Once every two weeks is not the end of the earth surely you can live with it. I dont think you should mention divorce that exacerbates matters. There is too much threatening going on. She is sorry afterwards so she realises it. Are you scared she will hit the baby as well. Many posters on here have much worse problems. It shouldnt cause you depression or not to love your wife unless there are other things you dont mention.


----------



## sharpguy88 (Dec 14, 2011)

she already hit the baby a couple of times although not that hard.

i think she has a brief case of bipolar disorder... and when she goes through a manic or depressive episode it causes me too much stress. You're right i think mentioning divorce is undesirable, but if i don't she'll continue bullying me all the way to the next day... i really tried all other ways and none worked.

i guess we have to give a psychiatrist a visit, although it's really a taboo here in our country. Thanks for answering


----------



## Riverside MFT (Oct 5, 2009)

sharpguy88 said:


> she already hit the baby a couple of times although not that hard.
> 
> i think she has a brief case of bipolar disorder... and when she goes through a manic or depressive episode it causes me too much stress. You're right i think mentioning divorce is undesirable, but if i don't she'll continue bullying me all the way to the next day... i really tried all other ways and none worked.
> 
> i guess we have to give a psychiatrist a visit, although it's really a taboo here in our country. Thanks for answering


She has already hit the baby? Was that any indicator to her that she needed help. It sounds like she is overwhelmed with being a mother. She may have had problems before but never reached the critical stress level for those problems to be manifested. She now has a new baby that may be difficult to deal with. 

She needs help. Go to a psychiatrist ASAP. Who cares if it is taboo or not. The safety of your family could be at stake here.


----------



## accept (Dec 1, 2011)

In the main general site you would get more replies.
It doesnt sound right that until you mention divorce she goes on and that magic word cures all till the next time. I wonder which country this is. If she is really ill and you dont seem to be sure then you will need a doctor. If not then I suggest you punish her.
Can you say a bit more about her. Does she work. Does she have any life outside the house. Does she have friends or family. How does she get on with them. Is it only with you that she has this.
I notice my post has come up together with a MC. I wonder why one hardly ever sees them on posts.


----------



## sharpguy88 (Dec 14, 2011)

Thanks Brian i think you hit the spot...That's what i'll do.

Accept: She has a family, but no real friends she's always sentimental and doesn't like to involve herself with other people... That's why she likes to hangout with me the most. Yeah she's studying in college... although her stress isn't related to studying because she gets it even in holidays... i think it's the burden of being a mother.


----------



## EleGirl (Dec 3, 2011)

Was she acting like this before the pregnancy and then before the birth of your baby?

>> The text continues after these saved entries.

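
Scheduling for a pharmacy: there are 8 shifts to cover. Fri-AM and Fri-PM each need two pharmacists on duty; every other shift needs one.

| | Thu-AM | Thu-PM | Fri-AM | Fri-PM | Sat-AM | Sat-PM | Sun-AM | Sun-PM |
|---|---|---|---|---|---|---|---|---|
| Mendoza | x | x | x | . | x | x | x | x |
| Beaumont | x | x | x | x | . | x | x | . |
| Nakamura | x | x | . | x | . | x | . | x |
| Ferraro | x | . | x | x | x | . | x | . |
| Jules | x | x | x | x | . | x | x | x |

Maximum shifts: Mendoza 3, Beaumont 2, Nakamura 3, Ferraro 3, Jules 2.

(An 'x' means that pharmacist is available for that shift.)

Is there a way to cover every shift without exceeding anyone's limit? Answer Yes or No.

Yes

One valid schedule: Thu-AM→Nakamura, Thu-PM→Mendoza, Fri-AM→Ferraro+Jules, Fri-PM→Nakamura+Ferraro, Sat-AM→Mendoza, Sat-PM→Beaumont, Sun-AM→Beaumont, Sun-PM→Mendoza.
Loads: Mendoza 3/3, Beaumont 2/2, Nakamura 2/3, Ferraro 2/3, Jules 1/2 — all within limits.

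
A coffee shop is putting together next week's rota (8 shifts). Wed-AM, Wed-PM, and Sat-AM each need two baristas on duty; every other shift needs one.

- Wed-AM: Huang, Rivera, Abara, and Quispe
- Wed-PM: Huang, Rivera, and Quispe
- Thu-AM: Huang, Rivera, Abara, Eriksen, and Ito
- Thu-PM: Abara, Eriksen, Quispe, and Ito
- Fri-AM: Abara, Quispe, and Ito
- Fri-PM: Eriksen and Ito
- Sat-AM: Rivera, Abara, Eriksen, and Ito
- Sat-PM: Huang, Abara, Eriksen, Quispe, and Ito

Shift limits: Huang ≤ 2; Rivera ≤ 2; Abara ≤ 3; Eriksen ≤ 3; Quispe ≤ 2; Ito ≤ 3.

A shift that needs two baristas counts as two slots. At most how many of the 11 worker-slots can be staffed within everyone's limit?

Total capacity across all baristas is 2+2+3+3+2+3 = 15, and 11 slots are needed, so at most 11 can be filled.
An assignment achieving 11: Wed-AM→Huang+Rivera, Wed-PM→Huang+Rivera, Thu-AM→Eriksen, Thu-PM→Abara, Fri-AM→Abara, Fri-PM→Eriksen, Sat-AM→Abara+Eriksen, Sat-PM→Quispe.
Loads: Huang 2/2, Rivera 2/2, Abara 3/3, Eriksen 3/3, Quispe 1/2, Ito 0/3.

11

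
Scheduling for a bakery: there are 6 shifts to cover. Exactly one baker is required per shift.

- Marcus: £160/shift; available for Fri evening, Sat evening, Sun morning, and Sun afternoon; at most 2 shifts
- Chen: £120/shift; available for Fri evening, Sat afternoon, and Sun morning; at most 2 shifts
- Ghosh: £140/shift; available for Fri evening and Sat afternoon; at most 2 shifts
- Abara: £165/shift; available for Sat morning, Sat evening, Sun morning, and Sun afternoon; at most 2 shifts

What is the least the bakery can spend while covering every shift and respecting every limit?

Sat morning can only be covered by Abara, so that assignment is forced.
Picking the cheapest available baker for each shift independently would cost £845, but that ignores the shift limits.
An optimal schedule: Fri evening→Ghosh, Sat morning→Abara, Sat afternoon→Chen, Sat evening→Marcus, Sun morning→Chen, Sun afternoon→Marcus.
Total: 140 + 165 + 120 + 160 + 120 + 160 = £865.

£865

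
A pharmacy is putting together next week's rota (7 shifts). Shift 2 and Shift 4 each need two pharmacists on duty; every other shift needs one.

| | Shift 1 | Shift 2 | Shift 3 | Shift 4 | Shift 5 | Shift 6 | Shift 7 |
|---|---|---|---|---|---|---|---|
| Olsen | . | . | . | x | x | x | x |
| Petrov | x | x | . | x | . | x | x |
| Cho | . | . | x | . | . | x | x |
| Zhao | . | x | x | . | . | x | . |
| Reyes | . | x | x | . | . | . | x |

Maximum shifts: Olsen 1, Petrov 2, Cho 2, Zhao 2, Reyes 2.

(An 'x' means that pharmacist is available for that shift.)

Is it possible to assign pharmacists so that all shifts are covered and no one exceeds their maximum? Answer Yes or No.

No

Total capacity is 9 and 9 slots are needed, so capacity alone doesn't rule it out.
Shifts {Shift 4, Shift 5} need 3 worker-slots in total, but the pharmacists available for any of those shifts (Olsen and Petrov) can supply at most 2 among them. So no valid schedule exists.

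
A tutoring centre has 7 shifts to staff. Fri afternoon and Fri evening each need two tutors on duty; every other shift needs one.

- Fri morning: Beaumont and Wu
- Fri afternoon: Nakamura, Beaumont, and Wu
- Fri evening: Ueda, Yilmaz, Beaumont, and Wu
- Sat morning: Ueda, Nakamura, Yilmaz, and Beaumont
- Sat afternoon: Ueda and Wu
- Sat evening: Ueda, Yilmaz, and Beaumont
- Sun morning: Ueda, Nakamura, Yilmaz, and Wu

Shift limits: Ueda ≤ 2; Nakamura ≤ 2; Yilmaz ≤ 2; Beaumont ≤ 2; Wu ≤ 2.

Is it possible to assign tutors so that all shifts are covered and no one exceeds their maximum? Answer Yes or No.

One valid schedule: Fri morning→Beaumont, Fri afternoon→Nakamura+Beaumont, Fri evening→Yilmaz+Wu, Sat morning→Nakamura, Sat afternoon→Ueda, Sat evening→Ueda, Sun morning→Yilmaz.
Loads: Ueda 2/2, Nakamura 2/2, Yilmaz 2/2, Beaumont 2/2, Wu 1/2 — all within limits.

Yes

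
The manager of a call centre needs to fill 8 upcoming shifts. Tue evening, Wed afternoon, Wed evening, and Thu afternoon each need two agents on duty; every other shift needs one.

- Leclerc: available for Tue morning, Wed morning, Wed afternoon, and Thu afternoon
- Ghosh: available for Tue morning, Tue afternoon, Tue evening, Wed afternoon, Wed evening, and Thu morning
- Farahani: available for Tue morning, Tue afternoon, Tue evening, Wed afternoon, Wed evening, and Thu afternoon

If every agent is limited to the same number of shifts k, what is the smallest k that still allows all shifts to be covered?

4

With 3 agents and 12 worker-slots to fill, someone must work at least ⌈12/3⌉ = 4 shifts, so k ≥ 4.
k = 4 works: Tue morning→Leclerc, Tue afternoon→Ghosh, Tue evening→Ghosh+Farahani, Wed morning→Leclerc, Wed afternoon→Leclerc+Farahani, Wed evening→Ghosh+Farahani, Thu morning→Ghosh, Thu afternoon→Leclerc+Farahani.
Loads: Leclerc 4, Ghosh 4, Farahani 4 — all ≤ 4.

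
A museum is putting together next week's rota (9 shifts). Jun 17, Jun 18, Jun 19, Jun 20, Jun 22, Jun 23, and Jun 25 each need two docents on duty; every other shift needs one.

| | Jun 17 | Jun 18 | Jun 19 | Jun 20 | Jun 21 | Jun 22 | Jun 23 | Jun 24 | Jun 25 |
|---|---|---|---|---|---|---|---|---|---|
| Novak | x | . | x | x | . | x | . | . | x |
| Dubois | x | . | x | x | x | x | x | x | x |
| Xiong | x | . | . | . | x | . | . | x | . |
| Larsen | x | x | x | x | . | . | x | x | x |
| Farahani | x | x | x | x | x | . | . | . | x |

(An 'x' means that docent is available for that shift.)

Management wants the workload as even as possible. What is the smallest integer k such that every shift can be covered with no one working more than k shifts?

With 5 docents and 16 worker-slots to fill, someone must work at least ⌈16/5⌉ = 4 shifts, so k ≥ 4.
k = 4 works: Jun 17→Xiong+Farahani, Jun 18→Larsen+Farahani, Jun 19→Novak+Larsen, Jun 20→Novak+Larsen, Jun 21→Dubois, Jun 22→Novak+Dubois, Jun 23→Dubois+Larsen, Jun 24→Dubois, Jun 25→Novak+Farahani.
Loads: Novak 4, Dubois 4, Xiong 1, Larsen 4, Farahani 3 — all ≤ 4.

4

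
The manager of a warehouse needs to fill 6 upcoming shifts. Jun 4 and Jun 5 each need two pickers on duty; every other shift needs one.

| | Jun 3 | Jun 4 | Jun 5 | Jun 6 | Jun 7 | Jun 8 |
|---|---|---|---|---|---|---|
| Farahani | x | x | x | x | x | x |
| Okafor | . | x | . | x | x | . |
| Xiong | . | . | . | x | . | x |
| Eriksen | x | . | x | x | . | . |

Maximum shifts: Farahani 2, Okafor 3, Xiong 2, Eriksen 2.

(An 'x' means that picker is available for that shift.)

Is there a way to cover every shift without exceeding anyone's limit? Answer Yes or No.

Jun 4 can only be covered by Farahani and Okafor, so that assignment is forced.
Jun 5 can only be covered by Farahani and Eriksen, so that assignment is forced.
One valid schedule: Jun 3→Eriksen, Jun 4→Farahani+Okafor, Jun 5→Farahani+Eriksen, Jun 6→Okafor, Jun 7→Okafor, Jun 8→Xiong.
Loads: Farahani 2/2, Okafor 3/3, Xiong 1/2, Eriksen 2/2 — all within limits.

Yes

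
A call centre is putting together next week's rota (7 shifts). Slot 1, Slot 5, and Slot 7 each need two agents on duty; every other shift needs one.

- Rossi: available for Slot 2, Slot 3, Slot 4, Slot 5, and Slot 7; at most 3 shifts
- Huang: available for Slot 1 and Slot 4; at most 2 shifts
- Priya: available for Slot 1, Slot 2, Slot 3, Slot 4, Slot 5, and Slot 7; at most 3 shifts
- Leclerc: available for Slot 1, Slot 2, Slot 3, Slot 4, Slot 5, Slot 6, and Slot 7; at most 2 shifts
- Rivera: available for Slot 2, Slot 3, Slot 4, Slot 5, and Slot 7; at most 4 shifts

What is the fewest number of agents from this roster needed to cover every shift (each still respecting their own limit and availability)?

10 slots to fill and no one can take more than 4, so at least ⌈10/4⌉ = 3 agents are needed.
No set of 3 agents can cover every shift (each such set leaves at least one shift with no one available or exceeds a cap).
Rossi, Huang, Priya, and Leclerc alone can cover everything: Slot 1→Huang+Priya, Slot 2→Rossi, Slot 3→Rossi, Slot 4→Huang, Slot 5→Rossi+Priya, Slot 6→Leclerc, Slot 7→Priya+Leclerc.

4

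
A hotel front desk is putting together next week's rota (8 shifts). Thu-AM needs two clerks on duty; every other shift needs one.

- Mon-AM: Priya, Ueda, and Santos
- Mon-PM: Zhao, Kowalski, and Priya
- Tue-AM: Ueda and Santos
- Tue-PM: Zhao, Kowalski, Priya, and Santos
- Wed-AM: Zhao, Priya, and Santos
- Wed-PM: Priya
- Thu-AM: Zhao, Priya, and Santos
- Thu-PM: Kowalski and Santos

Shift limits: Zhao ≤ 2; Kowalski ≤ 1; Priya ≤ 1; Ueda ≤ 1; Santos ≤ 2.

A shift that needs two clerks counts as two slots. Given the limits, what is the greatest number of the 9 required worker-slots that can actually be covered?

7

Total capacity across all clerks is 2+1+1+1+2 = 7, and 9 slots are needed, so at most 7 can be filled.
An assignment achieving 7: Mon-AM→Santos, Mon-PM→Zhao, Tue-AM→Ueda, Wed-AM→Zhao, Wed-PM→Priya, Thu-AM→Santos, Thu-PM→Kowalski.
Loads: Zhao 2/2, Kowalski 1/1, Priya 1/1, Ueda 1/1, Santos 2/2.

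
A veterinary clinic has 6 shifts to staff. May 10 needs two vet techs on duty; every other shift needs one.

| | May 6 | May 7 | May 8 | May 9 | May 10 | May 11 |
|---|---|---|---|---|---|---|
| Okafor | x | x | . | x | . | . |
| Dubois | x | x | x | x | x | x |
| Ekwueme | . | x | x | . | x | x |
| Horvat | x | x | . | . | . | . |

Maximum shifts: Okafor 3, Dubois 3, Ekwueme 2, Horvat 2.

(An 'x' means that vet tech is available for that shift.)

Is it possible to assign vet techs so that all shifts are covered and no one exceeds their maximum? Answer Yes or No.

Yes

May 10 can only be covered by Dubois and Ekwueme, so that assignment is forced.
One valid schedule: May 6→Okafor, May 7→Okafor, May 8→Dubois, May 9→Okafor, May 10→Dubois+Ekwueme, May 11→Dubois.
Loads: Okafor 3/3, Dubois 3/3, Ekwueme 1/2, Horvat 0/2 — all within limits.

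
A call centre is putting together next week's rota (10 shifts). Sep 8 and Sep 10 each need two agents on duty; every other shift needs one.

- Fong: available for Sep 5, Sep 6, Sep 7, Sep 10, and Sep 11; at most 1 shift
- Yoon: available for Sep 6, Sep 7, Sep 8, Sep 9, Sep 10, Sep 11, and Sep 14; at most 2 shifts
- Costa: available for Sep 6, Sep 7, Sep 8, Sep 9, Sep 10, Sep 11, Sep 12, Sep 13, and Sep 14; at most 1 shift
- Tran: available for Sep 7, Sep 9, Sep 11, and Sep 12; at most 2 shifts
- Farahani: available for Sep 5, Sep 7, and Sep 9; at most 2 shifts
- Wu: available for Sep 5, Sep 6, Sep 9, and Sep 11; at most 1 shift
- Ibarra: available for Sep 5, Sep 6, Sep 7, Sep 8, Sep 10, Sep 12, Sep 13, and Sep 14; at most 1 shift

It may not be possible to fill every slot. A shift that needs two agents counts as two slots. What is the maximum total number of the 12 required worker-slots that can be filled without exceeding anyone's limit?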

She might very well have postpartum depersssion. Get het to go to a doctor with you so that the two of you can discuss this with the doc. YOu might be in a depression by now as well.

If you both get help with your depressions, handling this situation would be much easier. 

You wife could acutally end up hurting your baby. Do not let this go on any longer.

And stop telling her that you are getting a divorce. Do you really want to walk out an leave your child with your wife in her current situation.


----------